De bouw van Banteay Srei – de Citadel van de Vrouwen – begon in 967 onder auspiciën van Yajnavaraha, de Brahmaanse leraar van koning Rajendravarman II en werd onder de regering van diens opvolger Jayavarman V afgerond. Banteay Srei was geen koninklijke staatstempel en is daarom beperkt van afmetingen.

Het tempelcomplex werd in 1914 door de Fransen ontdekt. Het werd in de jaren dertig in zijn geheel ontmanteld en steen voor steen weer waarheidsgetrouw opgebouwd. Het verkeert nu in een uitstekende staat.

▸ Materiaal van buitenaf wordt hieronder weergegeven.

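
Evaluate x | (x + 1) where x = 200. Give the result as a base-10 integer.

x = 11001000 = 200
x + 1 = 11001001
OR    = 11001001 = 201
(x | (x + 1) sets the lowest cleared bit.)

201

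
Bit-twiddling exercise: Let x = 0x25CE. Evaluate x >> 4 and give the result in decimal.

0x25CE = 10010111001110
shift right by 4 → 00001001011100 = 604
(equivalently, floor(9678 / 16))

604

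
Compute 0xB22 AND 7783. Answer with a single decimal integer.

0xB22 = 0101100100010
7783 = 1111001100111
AND → 0101000100010 = 2594

2594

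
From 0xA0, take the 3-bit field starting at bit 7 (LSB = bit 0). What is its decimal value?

1

v = 0010100000
Shift right by 7: 001
Mask low 3 bits: 001 = 1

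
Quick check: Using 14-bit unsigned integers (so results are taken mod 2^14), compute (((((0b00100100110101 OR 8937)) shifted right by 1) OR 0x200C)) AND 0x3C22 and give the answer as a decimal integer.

0b00100100110101 = 00100100110101
8937 = 10001011101001
→ OR → 10101111111101 = 11261
→ shifted right by 1 → 01010111111110 = 5630
0x200C = 10000000001100
→ OR → 11010111111110 = 13822
0x3C22 = 11110000100010
→ AND → 11010000100010 = 13346

13346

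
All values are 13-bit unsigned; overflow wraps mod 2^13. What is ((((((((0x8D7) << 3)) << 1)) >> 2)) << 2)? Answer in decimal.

0x8D7 = 0100011010111
→ << 3 (mod 2^13) → 0011010111000 = 1720
→ << 1 (mod 2^13) → 0110101110000 = 3440
→ >> 2 → 0001101011100 = 860
→ << 2 (mod 2^13) → 0110101110000 = 3440

3440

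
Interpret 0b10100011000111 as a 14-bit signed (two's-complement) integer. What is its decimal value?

-5945

pattern = 10100011000111 (MSB is 1 ⇒ negative)
Invert: 01011100111000, add 1 → 01011100111001 = 5945, so the value is -5945.
(Equivalently: 10439 - 2^14 = 10439 - 16384 = -5945.)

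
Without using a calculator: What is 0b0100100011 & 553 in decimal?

33

a = 0100100011
553 = 1000101001
AND → 0000100001 = 33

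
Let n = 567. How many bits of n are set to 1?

567 = 1000110111
Count the 1s: 1 + 1 + 1 + 1 + 1 + 1 = 6

6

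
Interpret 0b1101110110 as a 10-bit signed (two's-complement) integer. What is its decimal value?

pattern = 1101110110 (MSB is 1 ⇒ negative)
Invert: 0010001001, add 1 → 0010001010 = 138, so the value is -138.
(Equivalently: 886 - 2^10 = 886 - 1024 = -138.)

-138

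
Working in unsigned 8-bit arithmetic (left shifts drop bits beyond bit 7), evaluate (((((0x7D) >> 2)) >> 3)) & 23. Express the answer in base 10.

0x7D = 01111101
→ >> 2 → 00011111 = 31
→ >> 3 → 00000011 = 3
23 = 00010111
→ & → 00000011 = 3

3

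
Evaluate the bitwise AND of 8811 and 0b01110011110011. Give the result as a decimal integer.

8811 = 10001001101011
b = 01110011110011
AND → 00000001100011 = 99

99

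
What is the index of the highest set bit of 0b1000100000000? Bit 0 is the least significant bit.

0b1000100000000 = 1000100000000
The topmost 1 is at position 12 (since 2^12 = 4096 ≤ 4352 < 8192).

12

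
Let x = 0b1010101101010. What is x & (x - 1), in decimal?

5480

x = 1010101101010 = 5482
x - 1 = 1010101101001
AND   = 1010101101000 = 5480
(x & (x - 1) clears the lowest set bit of x.)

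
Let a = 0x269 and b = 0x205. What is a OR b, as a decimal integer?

621

0x269 = 1001101001
0x205 = 1000000101
 OR → 1001101101 = 621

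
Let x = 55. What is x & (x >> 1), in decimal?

x = 110111 = 55
x>>1 = 011011
AND  = 010011 = 19
(x & (x >> 1) has a 1 wherever x has two consecutive 1 bits.)

19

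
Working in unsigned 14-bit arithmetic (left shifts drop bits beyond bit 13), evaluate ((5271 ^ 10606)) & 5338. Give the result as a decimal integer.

5271 = 01010010010111
10606 = 10100101101110
→ ^ → 11110111111001 = 15865
5338 = 01010011011010
→ & → 01010011011000 = 5336

5336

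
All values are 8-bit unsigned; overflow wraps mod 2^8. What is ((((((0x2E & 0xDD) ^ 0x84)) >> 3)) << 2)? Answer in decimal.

68

0x2E = 00101110
0xDD = 11011101
→ & → 00001100 = 12
0x84 = 10000100
→ ^ → 10001000 = 136
→ >> 3 → 00010001 = 17
→ << 2 (mod 2^8) → 01000100 = 68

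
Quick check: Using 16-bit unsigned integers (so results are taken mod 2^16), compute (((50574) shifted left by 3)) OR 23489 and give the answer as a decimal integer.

32753

50574 = 1100010110001110
→ shifted left by 3 (mod 2^16) → 0010110001110000 = 11376
23489 = 0101101111000001
→ OR → 0111111111110001 = 32753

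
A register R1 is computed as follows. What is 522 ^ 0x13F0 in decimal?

522 = 0001000001010
0x13F0 = 1001111110000
XOR → 1000111111010 = 4602

4602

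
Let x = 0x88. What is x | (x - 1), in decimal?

143

x = 10001000 = 136
x - 1 = 10000111
OR    = 10001111 = 143
(x | (x - 1) sets all bits below the lowest set bit.)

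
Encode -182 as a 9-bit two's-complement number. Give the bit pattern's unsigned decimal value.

330

182 in 9 bits: 010110110
Invert: 101001001
Add 1:  101001010 = 330
(Check: 2^9 - 182 = 512 - 182 = 330.)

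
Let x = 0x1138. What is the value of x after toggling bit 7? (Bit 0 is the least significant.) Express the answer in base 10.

4536

x = 1000100111000
bit 7 is currently 0; toggle it via x ^ (1 << 7) = x ^ 128
→ 1000110111000 = 4536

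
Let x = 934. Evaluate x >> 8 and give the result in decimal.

3

934 = 1110100110
shift right by 8 → 0000000011 = 3
(equivalently, floor(934 / 256))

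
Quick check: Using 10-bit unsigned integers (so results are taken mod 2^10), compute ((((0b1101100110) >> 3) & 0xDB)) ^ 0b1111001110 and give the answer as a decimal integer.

0b1101100110 = 1101100110
→ >> 3 → 0001101100 = 108
0xDB = 0011011011
→ & → 0001001000 = 72
0b1111001110 = 1111001110
→ ^ → 1110000110 = 902

902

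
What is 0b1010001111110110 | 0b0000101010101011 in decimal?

44031

a = 1010001111110110
b = 0000101010101011
 OR → 1010101111111111 = 44031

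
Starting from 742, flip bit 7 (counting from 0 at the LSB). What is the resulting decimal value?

x = 1011100110
bit 7 is currently 1; toggle it via x ^ (1 << 7) = x ^ 128
→ 1001100110 = 614

614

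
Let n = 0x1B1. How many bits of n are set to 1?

0x1B1 = 110110001
Count the 1s: 1 + 1 + 1 + 1 + 1 = 5

5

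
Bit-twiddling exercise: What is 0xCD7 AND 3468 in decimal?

3204

0xCD7 = 110011010111
3468 = 110110001100
AND → 110010000100 = 3204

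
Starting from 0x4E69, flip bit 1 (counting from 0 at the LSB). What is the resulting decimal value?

x = 100111001101001
bit 1 is currently 0; toggle it via x ^ (1 << 1) = x ^ 2
→ 100111001101011 = 20075

20075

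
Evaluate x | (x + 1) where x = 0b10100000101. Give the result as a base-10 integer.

1287

x = 10100000101 = 1285
x + 1 = 10100000110
OR    = 10100000111 = 1287
(x | (x + 1) sets the lowest cleared bit.)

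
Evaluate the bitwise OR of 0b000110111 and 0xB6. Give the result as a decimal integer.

a = 00110111
0xB6 = 10110110
 OR → 10110111 = 183

183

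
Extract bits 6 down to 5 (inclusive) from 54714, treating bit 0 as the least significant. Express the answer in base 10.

1

v = 1101010110111010
Shift right by 5: 11010101101
Mask low 2 bits: 01 = 1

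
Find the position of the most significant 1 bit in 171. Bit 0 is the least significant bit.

7

171 = 10101011
The topmost 1 is at position 7 (since 2^7 = 128 ≤ 171 < 256).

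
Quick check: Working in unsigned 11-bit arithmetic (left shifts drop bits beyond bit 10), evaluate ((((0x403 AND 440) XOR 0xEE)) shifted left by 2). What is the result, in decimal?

0x403 = 10000000011
440 = 00110111000
→ AND → 00000000000 = 0
0xEE = 00011101110
→ XOR → 00011101110 = 238
→ shifted left by 2 (mod 2^11) → 01110111000 = 952

952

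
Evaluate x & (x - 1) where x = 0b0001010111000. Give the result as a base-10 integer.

x = 1010111000 = 696
x - 1 = 1010110111
AND   = 1010110000 = 688
(x & (x - 1) clears the lowest set bit of x.)

688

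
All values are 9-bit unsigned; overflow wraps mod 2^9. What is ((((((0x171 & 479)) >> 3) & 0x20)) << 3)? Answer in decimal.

256

0x171 = 101110001
479 = 111011111
→ & → 101010001 = 337
→ >> 3 → 000101010 = 42
0x20 = 000100000
→ & → 000100000 = 32
→ << 3 (mod 2^9) → 100000000 = 256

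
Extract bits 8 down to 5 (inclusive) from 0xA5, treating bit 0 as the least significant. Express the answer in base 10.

5

v = 010100101
Shift right by 5: 0101
Mask low 4 bits: 0101 = 5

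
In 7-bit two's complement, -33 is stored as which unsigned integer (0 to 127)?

33 in 7 bits: 0100001
Invert: 1011110
Add 1:  1011111 = 95
(Check: 2^7 - 33 = 128 - 33 = 95.)

95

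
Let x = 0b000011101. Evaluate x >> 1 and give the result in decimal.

x = 11101
shift right by 1 → 01110 = 14
(equivalently, floor(29 / 2))

14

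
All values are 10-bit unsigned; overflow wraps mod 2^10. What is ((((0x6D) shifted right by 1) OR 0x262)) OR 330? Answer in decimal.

0x6D = 0001101101
→ shifted right by 1 → 0000110110 = 54
0x262 = 1001100010
→ OR → 1001110110 = 630
330 = 0101001010
→ OR → 1101111110 = 894

894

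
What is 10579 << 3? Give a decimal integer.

84632

10579 = 00010100101010011
shift left by 3 → 10100101010011000 = 84632
(equivalently, 10579 × 2^3 = 10579 × 8)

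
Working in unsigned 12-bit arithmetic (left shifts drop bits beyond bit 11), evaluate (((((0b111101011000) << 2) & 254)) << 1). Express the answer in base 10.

192

0b111101011000 = 111101011000
→ << 2 (mod 2^12) → 110101100000 = 3424
254 = 000011111110
→ & → 000001100000 = 96
→ << 1 (mod 2^12) → 000011000000 = 192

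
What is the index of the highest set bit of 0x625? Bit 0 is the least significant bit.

0x625 = 11000100101
The topmost 1 is at position 10 (since 2^10 = 1024 ≤ 1573 < 2048).

10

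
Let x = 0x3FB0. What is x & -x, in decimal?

x = 11111110110000 = 16304
-x (two's complement) = …00000001010000
AND   = 00000000010000 = 16
(x & -x isolates the lowest set bit of x.)

16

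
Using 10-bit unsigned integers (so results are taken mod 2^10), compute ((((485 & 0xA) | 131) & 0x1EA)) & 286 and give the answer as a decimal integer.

485 = 0111100101
0xA = 0000001010
→ & → 0000000000 = 0
131 = 0010000011
→ | → 0010000011 = 131
0x1EA = 0111101010
→ & → 0010000010 = 130
286 = 0100011110
→ & → 0000000010 = 2

2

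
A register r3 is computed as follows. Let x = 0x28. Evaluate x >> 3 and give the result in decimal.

0x28 = 101000
shift right by 3 → 000101 = 5
(equivalently, floor(40 / 8))

5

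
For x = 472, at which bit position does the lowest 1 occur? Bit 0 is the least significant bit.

3

472 = 111011000
Trailing zeros: 3, so the lowest set bit is bit 3 (value 8).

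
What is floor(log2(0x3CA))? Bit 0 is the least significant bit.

0x3CA = 1111001010
The topmost 1 is at position 9 (since 2^9 = 512 ≤ 970 < 1024).

9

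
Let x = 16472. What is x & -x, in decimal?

x = 100000001011000 = 16472
-x (two's complement) = …011111110101000
AND   = 000000000001000 = 8
(x & -x isolates the lowest set bit of x.)

8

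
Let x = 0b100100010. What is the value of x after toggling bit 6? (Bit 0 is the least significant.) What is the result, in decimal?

354

x = 100100010
bit 6 is currently 0; toggle it via x ^ (1 << 6) = x ^ 64
→ 101100010 = 354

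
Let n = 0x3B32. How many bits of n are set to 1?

0x3B32 = 11101100110010
Count the 1s: 1 + 1 + 1 + 1 + 1 + 1 + 1 + 1 = 8

8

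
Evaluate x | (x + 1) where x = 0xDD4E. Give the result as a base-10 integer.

x = 1101110101001110 = 56654
x + 1 = 1101110101001111
OR    = 1101110101001111 = 56655
(x | (x + 1) sets the lowest cleared bit.)

56655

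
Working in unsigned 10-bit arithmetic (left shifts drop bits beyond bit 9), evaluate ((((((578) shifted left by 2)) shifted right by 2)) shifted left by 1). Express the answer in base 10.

578 = 1001000010
→ shifted left by 2 (mod 2^10) → 0100001000 = 264
→ shifted right by 2 → 0001000010 = 66
→ shifted left by 1 (mod 2^10) → 0010000100 = 132

132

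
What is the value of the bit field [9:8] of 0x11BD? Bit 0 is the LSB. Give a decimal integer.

1

v = 1000110111101
Shift right by 8: 10001
Mask low 2 bits: 01 = 1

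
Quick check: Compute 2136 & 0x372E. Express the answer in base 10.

8

2136 = 00100001011000
0x372E = 11011100101110
AND → 00000000001000 = 8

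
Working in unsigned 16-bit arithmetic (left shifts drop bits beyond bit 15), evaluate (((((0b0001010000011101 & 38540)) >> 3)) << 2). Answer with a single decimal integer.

0b0001010000011101 = 0001010000011101
38540 = 1001011010001100
→ & → 0001010000001100 = 5132
→ >> 3 → 0000001010000001 = 641
→ << 2 (mod 2^16) → 0000101000000100 = 2564

2564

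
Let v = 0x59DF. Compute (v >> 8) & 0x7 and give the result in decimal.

1

v = 0101100111011111
Shift right by 8: 01011001
Mask low 3 bits: 001 = 1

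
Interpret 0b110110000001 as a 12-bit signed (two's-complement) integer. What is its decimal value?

pattern = 110110000001 (MSB is 1 ⇒ negative)
Invert: 001001111110, add 1 → 001001111111 = 639, so the value is -639.
(Equivalently: 3457 - 2^12 = 3457 - 4096 = -639.)

-639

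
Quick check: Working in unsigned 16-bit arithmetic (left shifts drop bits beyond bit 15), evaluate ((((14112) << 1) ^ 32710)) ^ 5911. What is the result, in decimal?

1681

14112 = 0011011100100000
→ << 1 (mod 2^16) → 0110111001000000 = 28224
32710 = 0111111111000110
→ ^ → 0001000110000110 = 4486
5911 = 0001011100010111
→ ^ → 0000011010010001 = 1681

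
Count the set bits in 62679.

11

62679 = 1111010011010111
Count the 1s: 1 + 1 + 1 + 1 + 1 + 1 + 1 + 1 + 1 + 1 + 1 = 11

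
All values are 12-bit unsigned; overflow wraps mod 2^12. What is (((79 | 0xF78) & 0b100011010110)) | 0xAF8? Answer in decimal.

2814

79 = 000001001111
0xF78 = 111101111000
→ | → 111101111111 = 3967
0b100011010110 = 100011010110
→ & → 100001010110 = 2134
0xAF8 = 101011111000
→ | → 101011111110 = 2814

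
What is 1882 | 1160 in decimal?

2010

1882 = 11101011010
1160 = 10010001000
 OR → 11111011010 = 2010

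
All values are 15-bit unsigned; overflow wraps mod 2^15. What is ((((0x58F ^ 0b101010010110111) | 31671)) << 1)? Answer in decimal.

30590

0x58F = 000010110001111
0b101010010110111 = 101010010110111
→ ^ → 101000100111000 = 20792
31671 = 111101110110111
→ | → 111101110111111 = 31679
→ << 1 (mod 2^15) → 111011101111110 = 30590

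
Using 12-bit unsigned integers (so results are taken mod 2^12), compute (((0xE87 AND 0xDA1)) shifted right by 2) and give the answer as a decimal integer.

800

0xE87 = 111010000111
0xDA1 = 110110100001
→ AND → 110010000001 = 3201
→ shifted right by 2 → 001100100000 = 800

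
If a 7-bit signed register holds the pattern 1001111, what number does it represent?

pattern = 1001111 (MSB is 1 ⇒ negative)
Invert: 0110000, add 1 → 0110001 = 49, so the value is -49.
(Equivalently: 79 - 2^7 = 79 - 128 = -49.)

-49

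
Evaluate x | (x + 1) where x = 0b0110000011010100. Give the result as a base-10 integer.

x = 110000011010100 = 24788
x + 1 = 110000011010101
OR    = 110000011010101 = 24789
(x | (x + 1) sets the lowest cleared bit.)

24789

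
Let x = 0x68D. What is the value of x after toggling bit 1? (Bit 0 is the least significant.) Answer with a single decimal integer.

x = 0011010001101
bit 1 is currently 0; toggle it via x ^ (1 << 1) = x ^ 2
→ 0011010001111 = 1679

1679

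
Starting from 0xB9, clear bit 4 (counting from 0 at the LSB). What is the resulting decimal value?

169

x = 0000000010111001
bit 4 is currently 1; clear it via x & ~(1 << 4) = x & ~16
→ 0000000010101001 = 169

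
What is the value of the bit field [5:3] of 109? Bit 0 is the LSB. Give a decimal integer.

5

v = 001101101
Shift right by 3: 001101
Mask low 3 bits: 101 = 5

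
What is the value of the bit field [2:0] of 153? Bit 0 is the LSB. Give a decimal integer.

1

v = 0010011001
Shift right by 0: 0010011001
Mask low 3 bits: 001 = 1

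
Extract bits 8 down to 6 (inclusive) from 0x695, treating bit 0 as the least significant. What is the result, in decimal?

2

v = 11010010101
Shift right by 6: 11010
Mask low 3 bits: 010 = 2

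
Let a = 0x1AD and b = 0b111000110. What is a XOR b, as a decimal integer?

107

0x1AD = 110101101
b = 111000110
XOR → 001101011 = 107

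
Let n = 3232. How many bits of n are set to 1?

4

3232 = 110010100000
Count the 1s: 1 + 1 + 1 + 1 = 4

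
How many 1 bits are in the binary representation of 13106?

7

13106 = 11001100110010
Count the 1s: 1 + 1 + 1 + 1 + 1 + 1 + 1 = 7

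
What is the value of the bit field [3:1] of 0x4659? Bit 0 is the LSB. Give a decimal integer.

v = 0100011001011001
Shift right by 1: 010001100101100
Mask low 3 bits: 100 = 4

4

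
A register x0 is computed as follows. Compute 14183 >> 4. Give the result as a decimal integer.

14183 = 11011101100111
shift right by 4 → 00001101110110 = 886
(equivalently, floor(14183 / 16))

886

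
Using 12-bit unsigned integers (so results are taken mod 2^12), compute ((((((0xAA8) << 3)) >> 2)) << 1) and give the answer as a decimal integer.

0xAA8 = 101010101000
→ << 3 (mod 2^12) → 010101000000 = 1344
→ >> 2 → 000101010000 = 336
→ << 1 (mod 2^12) → 001010100000 = 672

672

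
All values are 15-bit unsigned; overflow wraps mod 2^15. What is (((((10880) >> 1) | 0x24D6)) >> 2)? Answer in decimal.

10880 = 010101010000000
→ >> 1 → 001010101000000 = 5440
0x24D6 = 010010011010110
→ | → 011010111010110 = 13782
→ >> 2 → 000110101110101 = 3445

3445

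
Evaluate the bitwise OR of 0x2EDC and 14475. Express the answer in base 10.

16095

0x2EDC = 10111011011100
14475 = 11100010001011
 OR → 11111011011111 = 16095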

Het is niet de monumentale omvang of de architectuur die de aandacht trekken, maar de bijzonder gedetailleerde bas-reliëfs van adembenemende schoonheid. De Khmer gebruikten een zacht soort roze zandsteen dat zich makkelijk liet bewerken. Daardoor konden ze het beeldhouwwerk diep uithakken, waardoor er een bijna driedimensionaal effect ontstond. Doordat het zandsteen na bewerking in de loop de jaren harder werd, zijn de reliëfs goed bewaard gebleven. De Franse archeologen die het bouwwerk voor het eerst zagen, waren zo onder de indruk dat ze Banteay Srei collectief uitriepen tot ‘juweel van Angkor’.

Vanaf het oosten gaat een 75 m lange processieweg naar de hoofdtempel op een ommuurd terrein. De oostelijke toegangspoort heeft decoraties met bloemen en bladmotieven. In het complex staan op een laag gemeenschappelijk platform drie torens, met aan weerskanten een bibliotheek. De toren links en die in het midden zijn gewijd aan Shiva, de rechter aan Vishnoe.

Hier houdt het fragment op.